Why Wait for Tick Size Reform? Come on, the Clock is “Ticking”
A few weeks back, the issue of payment for order flow came to the fore (again) due to an article in the Wall Street Journal suggesting the SEC was considering a large overhaul to how retail orders are handled. Specifically, the article suggested that the SEC may require all retail orders to be executed in auctions, allowing participants to compete for the orders on the basis of price. The proposal has not been put forth and details are not public. Therefore, to use a phrase heard commonly in Supreme Court nomination hearings, I will not be commenting on hypotheticals. And, to use a phrase uttered by Snoop Dog, I am somewhat brain-boggled that the SEC still has not addressed critical issue that is necessary under any retail reform, namely the one-size-fits-all tick size regime.
Reducing the tick size on tick-constrained stocks would arguably reduce one of the inefficiencies in retail executions, namely their inflated bid-ask spreads. Given that quoted prices form the basis for retail executions – whether those done by wholesalers or by the few that manage to somehow sneak their way onto an exchange – reducing the tick size on tick-constrained stocks would lead to significant savings. Furthermore, as pointed out by Phil Macintosh and others, reforming tick sizes would lead to significant benefits to the broader market as well. (In fact, Phil Mackintosh alone has provided so much evidence on the benefits of tick size reform that if you tried to download it all to your phone, your phone would literally get heavier).
So, why hasn’t the SEC moved forward with such an obvious reform? I suspect the primary reason is that it is bundling it into a much broader reform, potentially including auctions. For me, the wait is a bit disappointing as I suspect a lot of ground could be made up right now by taking simple actions, instead of having to wait for reform to come someday. Plus, such reform is required regardless of whether what broader action the SEC chooses to pursue. If the SEC decides to go through with auctions, they need tick size reform. If they decide to do something more straightforward, like an on-exchange requirement, they need tick size reform for market participants to offer sub-penny price improvement like that provided by wholesalers. (The SEC could even couple it with a “retail only” quote if it wants to retain the price- and size-improvements afforded to retail orders by wholesalers via order flow partitioning). In fact, even if the SEC has no intention of addressing PFOF or simply needs more time for broader reform, tick size reform would be useful now.
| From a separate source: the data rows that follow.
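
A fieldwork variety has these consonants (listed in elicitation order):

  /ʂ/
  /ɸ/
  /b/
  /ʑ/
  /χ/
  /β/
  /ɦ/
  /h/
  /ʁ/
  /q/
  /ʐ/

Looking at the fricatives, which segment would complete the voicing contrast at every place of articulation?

/ɕ/

place of articulation  voiceless  voiced  
bilabial          ɸ         β       
retroflex         ʂ         ʐ       
alveolo-palatal   —         ʑ       
uvular            χ         ʁ       
glottal           h         ɦ       
The alveolo-palatal row has no voiceless member, so the gap is the voiceless alveolo-palatal fricative /ɕ/.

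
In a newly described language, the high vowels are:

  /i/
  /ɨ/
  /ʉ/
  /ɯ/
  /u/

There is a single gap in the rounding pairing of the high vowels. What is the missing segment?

front: unrounded /i/, rounded —.
central: unrounded /ɨ/, rounded /ʉ/.
back: unrounded /ɯ/, rounded /u/.
The front row has no rounded member, so the gap is the front rounded vowel /y/.

/y/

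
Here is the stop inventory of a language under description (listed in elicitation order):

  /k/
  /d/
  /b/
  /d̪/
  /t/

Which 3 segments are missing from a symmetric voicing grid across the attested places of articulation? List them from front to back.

bilabial: voiceless —, voiced /b/.
dental: voiceless —, voiced /d̪/.
alveolar: voiceless /t/, voiced /d/.
velar: voiceless /k/, voiced —.
Gaps, from front to back: bilabial lacks voiceless (/p/); dental lacks voiceless (/t̪/); velar lacks voiced (/ɡ/).

/p/, /t̪/, /ɡ/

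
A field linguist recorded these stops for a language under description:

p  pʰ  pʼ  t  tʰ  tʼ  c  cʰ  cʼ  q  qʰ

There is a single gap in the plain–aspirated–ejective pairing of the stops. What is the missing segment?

place of articulation  plain     aspirated  ejective
bilabial          p         pʰ        pʼ      
alveolar          t         tʰ        tʼ      
palatal           c         cʰ        cʼ      
uvular            q         qʰ        —       
The uvular row has no ejective member, so the gap is the ejective uvular stop /qʼ/.

/qʼ/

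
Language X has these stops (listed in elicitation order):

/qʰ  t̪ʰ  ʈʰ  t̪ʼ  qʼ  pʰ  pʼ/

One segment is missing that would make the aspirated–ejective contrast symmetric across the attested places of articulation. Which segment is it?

place of articulation  aspirated  ejective
bilabial          pʰ        pʼ      
dental            t̪ʰ       t̪ʼ     
retroflex         ʈʰ        —       
uvular            qʰ        qʼ      
The retroflex row has no ejective member, so the gap is the ejective retroflex stop /ʈʼ/.

/ʈʼ/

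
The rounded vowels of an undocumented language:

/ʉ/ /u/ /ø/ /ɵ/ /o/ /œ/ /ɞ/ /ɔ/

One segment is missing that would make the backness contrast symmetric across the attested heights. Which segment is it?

/y/

Front: /ø/ (high-mid), /œ/ (low-mid).
Central: /ʉ/ (high), /ɵ/ (high-mid), /ɞ/ (low-mid).
Back: /u/ (high), /o/ (high-mid), /ɔ/ (low-mid).
The high row has no front member, so the gap is the high front rounded vowel /y/.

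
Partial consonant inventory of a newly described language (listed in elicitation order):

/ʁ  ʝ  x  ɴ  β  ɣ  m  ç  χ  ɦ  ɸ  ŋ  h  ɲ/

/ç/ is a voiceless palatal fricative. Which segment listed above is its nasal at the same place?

/ɲ/

The nasal at the same place is a palatal nasal — in this inventory, /ɲ/.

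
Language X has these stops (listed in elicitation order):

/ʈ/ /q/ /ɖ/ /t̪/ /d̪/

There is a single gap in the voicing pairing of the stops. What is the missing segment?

place of articulation  voiceless  voiced  
dental            t̪        d̪      
retroflex         ʈ         ɖ       
uvular            q         —       
The uvular row has no voiced member, so the gap is the voiced uvular stop /ɢ/.

/ɢ/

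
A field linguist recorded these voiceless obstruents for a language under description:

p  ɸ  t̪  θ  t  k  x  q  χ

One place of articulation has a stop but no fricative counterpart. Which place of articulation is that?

place of articulation  stop      fricative
bilabial          p         ɸ       
dental            t̪        θ       
alveolar          t         —       
velar             k         x       
uvular            q         χ       
Every place of articulation has a fricative member except alveolar, where /s/ would be expected.

alveolar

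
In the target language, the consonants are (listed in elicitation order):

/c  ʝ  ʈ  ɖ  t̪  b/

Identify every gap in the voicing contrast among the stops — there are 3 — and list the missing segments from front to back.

bilabial: voiceless —, voiced /b/.
dental: voiceless /t̪/, voiced —.
retroflex: voiceless /ʈ/, voiced /ɖ/.
palatal: voiceless /c/, voiced —.
Gaps, from front to back: bilabial lacks voiceless (/p/); dental lacks voiced (/d̪/); palatal lacks voiced (/ɟ/).

/p/, /d̪/, /ɟ/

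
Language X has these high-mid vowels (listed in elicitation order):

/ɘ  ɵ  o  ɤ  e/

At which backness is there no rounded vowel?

backness          unrounded  rounded 
front             e         —       
central           ɘ         ɵ       
back              ɤ         o       
Every backness has a rounded member except front, where /ø/ would be expected.

front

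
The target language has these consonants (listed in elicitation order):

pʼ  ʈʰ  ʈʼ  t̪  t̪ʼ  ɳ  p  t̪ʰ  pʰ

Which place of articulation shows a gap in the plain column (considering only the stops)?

retroflex

place of articulation  plain     aspirated  ejective
bilabial          p         pʰ        pʼ      
dental            t̪        t̪ʰ       t̪ʼ     
retroflex         —         ʈʰ        ʈʼ      
Every place of articulation has a plain member except retroflex, where /ʈ/ would be expected.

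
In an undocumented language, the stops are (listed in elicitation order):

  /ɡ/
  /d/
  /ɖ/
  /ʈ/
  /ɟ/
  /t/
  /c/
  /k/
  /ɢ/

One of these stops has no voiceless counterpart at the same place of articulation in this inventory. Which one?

/ɢ/

Alveolar: /t/ ~ /d/
Retroflex: /ʈ/ ~ /ɖ/
Palatal: /c/ ~ /ɟ/
Velar: /k/ ~ /ɡ/
Uvular: only /ɢ/ (voiced); no voiceless partner.
So /ɢ/ is the unpaired segment.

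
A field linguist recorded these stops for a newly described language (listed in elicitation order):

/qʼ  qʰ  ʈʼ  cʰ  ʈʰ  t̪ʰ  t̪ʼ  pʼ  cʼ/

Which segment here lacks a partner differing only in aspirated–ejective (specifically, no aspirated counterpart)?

Dental: /t̪ʰ/ ~ /t̪ʼ/
Retroflex: /ʈʰ/ ~ /ʈʼ/
Palatal: /cʰ/ ~ /cʼ/
Uvular: /qʰ/ ~ /qʼ/
Bilabial: only /pʼ/ (ejective); no aspirated partner.
So /pʼ/ is the unpaired segment.

/pʼ/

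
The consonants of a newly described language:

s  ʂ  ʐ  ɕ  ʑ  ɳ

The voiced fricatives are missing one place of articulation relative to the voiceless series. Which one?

alveolar

alveolar: voiceless /s/, voiced —.
retroflex: voiceless /ʂ/, voiced /ʐ/.
alveolo-palatal: voiceless /ɕ/, voiced /ʑ/.
Every place of articulation has a voiced member except alveolar, where /z/ would be expected.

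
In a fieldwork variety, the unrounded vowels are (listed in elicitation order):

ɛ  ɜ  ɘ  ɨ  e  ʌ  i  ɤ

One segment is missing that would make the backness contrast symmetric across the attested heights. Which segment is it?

height            front     central   back    
high              i         ɨ         —       
high-mid          e         ɘ         ɤ       
low-mid           ɛ         ɜ         ʌ       
The high row has no back member, so the gap is the high back unrounded vowel /ɯ/.

/ɯ/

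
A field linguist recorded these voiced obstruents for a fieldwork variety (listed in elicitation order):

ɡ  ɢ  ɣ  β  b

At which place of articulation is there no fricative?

uvular

bilabial: stop /b/, fricative /β/.
velar: stop /ɡ/, fricative /ɣ/.
uvular: stop /ɢ/, fricative —.
Every place of articulation has a fricative member except uvular, where /ʁ/ would be expected.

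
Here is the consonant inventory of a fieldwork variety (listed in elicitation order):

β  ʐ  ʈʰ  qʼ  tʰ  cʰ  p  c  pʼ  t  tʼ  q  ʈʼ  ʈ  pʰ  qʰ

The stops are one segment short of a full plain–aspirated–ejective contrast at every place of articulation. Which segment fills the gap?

place of articulation  plain     aspirated  ejective
bilabial          p         pʰ        pʼ      
alveolar          t         tʰ        tʼ      
retroflex         ʈ         ʈʰ        ʈʼ      
palatal           c         cʰ        —       
uvular            q         qʰ        qʼ      
The palatal row has no ejective member, so the gap is the ejective palatal stop /cʼ/.

/cʼ/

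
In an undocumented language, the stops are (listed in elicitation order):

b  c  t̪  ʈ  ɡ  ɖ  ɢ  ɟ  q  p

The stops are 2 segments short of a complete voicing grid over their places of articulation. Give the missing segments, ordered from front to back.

Voiceless: /p/ (bilabial), /t̪/ (dental), /ʈ/ (retroflex), /c/ (palatal), /q/ (uvular).
Voiced: /b/ (bilabial), /ɖ/ (retroflex), /ɟ/ (palatal), /ɡ/ (velar), /ɢ/ (uvular).
Gaps, from front to back: dental lacks voiced (/d̪/); velar lacks voiceless (/k/).

/d̪/, /k/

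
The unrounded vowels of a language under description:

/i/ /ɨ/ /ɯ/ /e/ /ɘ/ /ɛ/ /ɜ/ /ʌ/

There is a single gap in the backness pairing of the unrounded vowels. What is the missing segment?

height            front     central   back    
high              i         ɨ         ɯ       
high-mid          e         ɘ         —       
low-mid           ɛ         ɜ         ʌ       
The high-mid row has no back member, so the gap is the high-mid back unrounded vowel /ɤ/.

/ɤ/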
And one more thing. Doing tick size reform first would allow researchers to tease out the incremental impact of tick size reduction in isolation, uncontaminated by other contemporaneous reforms. Should the SEC decide to move forward on a PFOF ban, with or without an auction requirement, we would be able to assess that change incrementally, without having it obscured by a simultaneous tick size change (and without the need to, God forbid, do another “pilot program” with multiple stock groups representing all the various permutations of rule changes. That would really “tick” me off. Ok, I’m done).
References  See Kiernan and Osipovich, “SEC Closes In on Rules That Could Reshape How Stock Market Operates”, Wall Street Journal, June 6, 2022.  See for example “The Tick-Constrained Stock Problem”, Mackintosh (2022).